- Dulcot
- Coordinates: 42°47′15″S 147°24′03″E﻿ / ﻿42.7874°S 147.4007°E
- Country: Australia
- State: Tasmania
- Region: Hobart
- LGA: Clarence;
- Location: 19 km (12 mi) NE of Rosny Park;

Government
- • State electorate: Franklin;
- • Federal division: Franklin;

Population
- • Total: 235 (2016 census)
- Postcode: 7025
Localities around Dulcot
| Grasstree Hill | Richmond | Richmond |
| Grasstree Hill | Dulcot | Cambridge |
| Risdon Vale | Cambridge | Cambridge |

= Dulcot, Tasmania =

Dulcot is a rural residential locality in the local government area (LGA) of Clarence in the Hobart LGA region of Tasmania.
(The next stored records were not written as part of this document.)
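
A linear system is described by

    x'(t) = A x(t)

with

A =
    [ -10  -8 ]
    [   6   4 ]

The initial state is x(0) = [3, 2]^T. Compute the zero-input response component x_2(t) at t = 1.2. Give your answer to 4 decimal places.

1.4188

det(sI - A) = s^2 - (tr A)s + det A, with tr A = (-10) + 4 = -6 and det A = (-10)·4 - (-8)·6 = -40 - (-48) = 8.
So p(s) = det(sI - A) = s^2 + 6s + 8.
Factor s^2 + 6s + 8: two numbers with sum -6 and product 8 are -2 and -4, so s^2 + 6s + 8 = (s + 2)(s + 4).
Hence p(s) = (s + 2) (s + 4), with roots -4, -2.
The eigenvalues -4, -2 are distinct and real, so A is diagonalisable and x(t) = e^{At} x(0) = V diag(e^{λ_i t}) V^{-1} x(0), where the columns of V are the eigenvectors.
λ = -4: A - (-4)I = [[-6, -8], [6, 8]]. Row 1 gives (-6)·v1 + (-8)·v2 = 0, so take v_1 = [4, -3]^T.
λ = -2: A - (-2)I = [[-8, -8], [6, 6]]. Row 1 gives (-8)·v1 + (-8)·v2 = 0, so take v_2 = [1, -1]^T.
V = [v_1 v_2] = [[4, 1], [-3, -1]] has det V = -1, so V^{-1} = adj(V)/det V = [[1, 1], [-3, -4]].
Modal coordinates z(0) = V^{-1} x(0): 1·3 + 1·2 = 5; (-3)·3 + (-4)·2 = -17; so z(0) = [5, -17]^T.
x_2(t) = Σ_i (v_i)_2 · z_i(0) · e^{λ_i t} (row 2 of V times the modal terms).
x_2(1.2) = (-3)·5·e^{-4·1.2} + (-1)·(-17)·e^{-2·1.2} = (-15)·0.008230 + 17·0.090718 = 1.4188.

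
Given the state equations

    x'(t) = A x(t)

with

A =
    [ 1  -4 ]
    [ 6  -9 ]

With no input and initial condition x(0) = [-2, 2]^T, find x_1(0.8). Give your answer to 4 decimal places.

-0.7607

det(sI - A) = s^2 - (tr A)s + det A, with tr A = 1 + (-9) = -8 and det A = 1·(-9) - (-4)·6 = -9 - (-24) = 15.
So p(s) = det(sI - A) = s^2 + 8s + 15.
Factor s^2 + 8s + 15: two numbers with sum -8 and product 15 are -3 and -5, so s^2 + 8s + 15 = (s + 3)(s + 5).
Hence p(s) = (s + 3) (s + 5), with roots -5, -3.
The eigenvalues -5, -3 are distinct and real, so A is diagonalisable and x(t) = e^{At} x(0) = V diag(e^{λ_i t}) V^{-1} x(0), where the columns of V are the eigenvectors.
λ = -5: A - (-5)I = [[6, -4], [6, -4]]. Row 1 gives 6·v1 + (-4)·v2 = 0, so take v_1 = [2, 3]^T.
λ = -3: A - (-3)I = [[4, -4], [6, -6]]. Row 1 gives 4·v1 + (-4)·v2 = 0, so take v_2 = [-1, -1]^T.
V = [v_1 v_2] = [[2, -1], [3, -1]] has det V = 1, so V^{-1} = adj(V)/det V = [[-1, 1], [-3, 2]].
Modal coordinates z(0) = V^{-1} x(0): (-1)·(-2) + 1·2 = 4; (-3)·(-2) + 2·2 = 10; so z(0) = [4, 10]^T.
x_1(t) = Σ_i (v_i)_1 · z_i(0) · e^{λ_i t} (row 1 of V times the modal terms).
x_1(0.8) = 2·4·e^{-5·0.8} + (-1)·10·e^{-3·0.8} = 8·0.018316 + (-10)·0.090718 = -0.7607.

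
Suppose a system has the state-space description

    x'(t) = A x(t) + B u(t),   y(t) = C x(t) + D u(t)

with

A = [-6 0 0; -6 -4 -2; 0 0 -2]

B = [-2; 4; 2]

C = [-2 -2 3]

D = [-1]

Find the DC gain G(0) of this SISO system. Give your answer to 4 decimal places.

0.6667

G(0) = C(-A)^{-1}B + D = -C A^{-1} B + D.
det A = -48, so A^{-1} = (1/-48)·adj(A) = [[-1/6, 0, 0], [1/4, -1/4, 1/4], [0, 0, -1/2]]
A^{-1} B = [1/3, -1, -1]^T
C A^{-1} B = -5/3
G(0) = D - C A^{-1} B = -1 - (-5/3) = 2/3 ≈ 0.6667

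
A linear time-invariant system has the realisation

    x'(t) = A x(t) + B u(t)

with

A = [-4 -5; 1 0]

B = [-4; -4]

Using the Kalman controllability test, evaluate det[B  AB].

160

AB = [[36], [-4]]
Controllability matrix C = [B  AB] = [[-4, 36], [-4, -4]]
det(C) = (-4)·(-4) - 36·(-4) = 16 - (-144) = 160
Since det(C) ≠ 0, rank(C) = 2 and the system is completely controllable.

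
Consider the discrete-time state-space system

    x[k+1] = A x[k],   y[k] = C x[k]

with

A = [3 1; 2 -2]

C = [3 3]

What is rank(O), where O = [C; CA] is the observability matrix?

CA = [[15, -3]]
Observability matrix O = [C; CA] = [[3, 3], [15, -3]]
det(O) = 3·(-3) - 3·15 = -9 - 45 = -54 ≠ 0, so rank(O) = 2.
rank(O) = 2 = n, so the pair (A, C) is completely observable.

2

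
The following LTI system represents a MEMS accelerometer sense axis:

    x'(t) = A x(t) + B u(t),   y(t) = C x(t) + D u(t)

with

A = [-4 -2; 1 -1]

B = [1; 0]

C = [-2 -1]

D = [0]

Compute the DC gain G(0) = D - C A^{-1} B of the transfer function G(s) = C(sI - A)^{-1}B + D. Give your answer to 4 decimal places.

G(0) = C(-A)^{-1}B + D = -C A^{-1} B + D.
det A = 6, so A^{-1} = (1/6)·adj(A) = [[-1/6, 1/3], [-1/6, -2/3]]
A^{-1} B = [-1/6, -1/6]^T
C A^{-1} B = 1/2
G(0) = D - C A^{-1} B = 0 - (1/2) = -1/2 ≈ -0.5000

-0.5000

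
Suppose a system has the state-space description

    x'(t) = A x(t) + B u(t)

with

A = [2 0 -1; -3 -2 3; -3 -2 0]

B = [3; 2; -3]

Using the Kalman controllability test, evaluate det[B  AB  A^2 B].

-4544

AB = [[9], [-22], [-13]]
A^2B = [[31], [-22], [17]]
Controllability matrix C = [B  AB  A^2B] = [[3, 9, 31], [2, -22, -22], [-3, -13, 17]]
Expanding along the first row, det(C) = 3·((-22)·17 - (-22)·(-13)) - 9·(2·17 - (-22)·(-3)) + 31·(2·(-13) - (-22)·(-3)) = 3·(-660) - 9·(-32) + 31·(-92) = -4544
Since det(C) ≠ 0, rank(C) = 3 and the system is completely controllable.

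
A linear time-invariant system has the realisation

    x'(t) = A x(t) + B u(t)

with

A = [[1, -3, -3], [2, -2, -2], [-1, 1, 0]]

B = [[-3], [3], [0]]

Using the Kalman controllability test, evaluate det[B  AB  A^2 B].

AB = [[-12], [-12], [6]]
A^2B = [[6], [-12], [0]]
Controllability matrix C = [B  AB  A^2B] = [[-3, -12, 6], [3, -12, -12], [0, 6, 0]]
Expanding along the first row, det(C) = (-3)·((-12)·0 - (-12)·6) - (-12)·(3·0 - (-12)·0) + 6·(3·6 - (-12)·0) = (-3)·72 - (-12)·0 + 6·18 = -108
Since det(C) ≠ 0, rank(C) = 3 and the system is completely controllable.

-108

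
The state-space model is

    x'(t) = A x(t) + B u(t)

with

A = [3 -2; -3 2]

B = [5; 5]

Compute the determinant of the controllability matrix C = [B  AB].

-50

AB = [[5], [-5]]
Controllability matrix C = [B  AB] = [[5, 5], [5, -5]]
det(C) = 5·(-5) - 5·5 = -25 - 25 = -50
Since det(C) ≠ 0, rank(C) = 2 and the system is completely controllable.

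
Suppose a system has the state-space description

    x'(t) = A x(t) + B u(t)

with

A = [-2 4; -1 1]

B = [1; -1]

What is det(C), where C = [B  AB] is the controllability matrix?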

The locality is about 19 km north-east of the town of Rosny Park. The 2016 census recorded a population of 235 for the state suburb of Dulcot.

==History==
Dulcot was gazetted as a locality in 1970. Dulcott (with 2 t's) was a township name in the area by 1845.

==Geography==
Belbin Rivulet forms the south-eastern boundary.

==Road infrastructure==
Route B31 (Richmond Road) passes through the eastern extremity of the locality.